Heat exhaustion is not just a possibility in foreign climes, it can happen just as easily at home… Typical symptoms are nausea, dizziness, cramps, thirst, tiredness, headache and even a fast pulse. It is caused by the body losing too much water and salt, through sweating, either due to extreme heat or maybe from playing sport in very hot weather. To guard against it happening, ensure that you stay well hydrated, try to eat more water rich foods in your diet (think cucumber and watermelon), and stay out of the sun during the height of the day between 11am-3pm, and seek shade where possible. If you do get caught out, then remove unnecessary clothes, lie down, get into as cool a place as possible, drink water, and try and cool the skin.
Mosquitoes bites and the like can make a summer miserable, obviously there are sprays and creams (some natural with ingredients like citronella, and others with chemicals like Deet) available, but there are other things you can do. Mosquitoes have a great sense of smell, and they particularly like the smell of sweat and lactic acid that we exude when we are hot, so regular showering with unscented products is a great idea. Dark clothes tend to attract heat, and along with it the biting insects, try lighter colour clothes that have a tight weave that mosquitoes cannot bite through! Mosquitoes are also attracted to the carbon dioxide that we exhale, so when you are stationary, such as having dinner outside, try using a fan to propel the bugs away from you (as they are weak at flying).
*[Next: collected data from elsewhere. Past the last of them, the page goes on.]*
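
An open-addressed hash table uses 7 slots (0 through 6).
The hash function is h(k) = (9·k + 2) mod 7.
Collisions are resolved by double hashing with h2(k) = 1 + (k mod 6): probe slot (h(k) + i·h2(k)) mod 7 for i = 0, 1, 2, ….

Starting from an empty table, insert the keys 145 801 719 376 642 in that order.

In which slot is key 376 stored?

Insert 145: h=5, slot 5 empty → index 5.
Insert 801: h=1, slot 1 empty → index 1.
Insert 719: h=5, h2=6, slot 5 occupied → index 4.
Insert 376: h=5, h2=5, slot 5 occupied → index 3.
Insert 642: h=5, h2=1, slot 5 occupied → index 6.
Table: [_, 801, _, 376, 719, 145, 642]

3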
Lets face it, its not easy to sleep in these temperatures whether home or abroad. If you go out to work the chances are your windows are shut during the day, you may find it helps to also close your blinds or curtains. A cool shower before bedtime can help to reduce your core temperature, as can putting on nightwear that has had a brief spell in the fridge (in a bag).
We often forget that sunburn can just as easily happen to us on a day in the UK and let’s face it we are much less likely to apply suntan lotion in the UK than when we are actually abroad.But sunburn can leave you feeling miserable for days, as well as increasing your risk of skin cancer, so is defiantly best avoided. Many of us purchase the right products – a good broad-spectrum sunscreen that has the right SPF for your skin type as well as UVA protection. But often things go wrong in that we do not apply anywhere near the quantity we should or often enough, or after swimming.To give you an idea the average adult would need a minimum of 6 teaspoons (30ml) of cream to cover their body per application. This means one person sunbathing daily could get through 4 bottles in a week!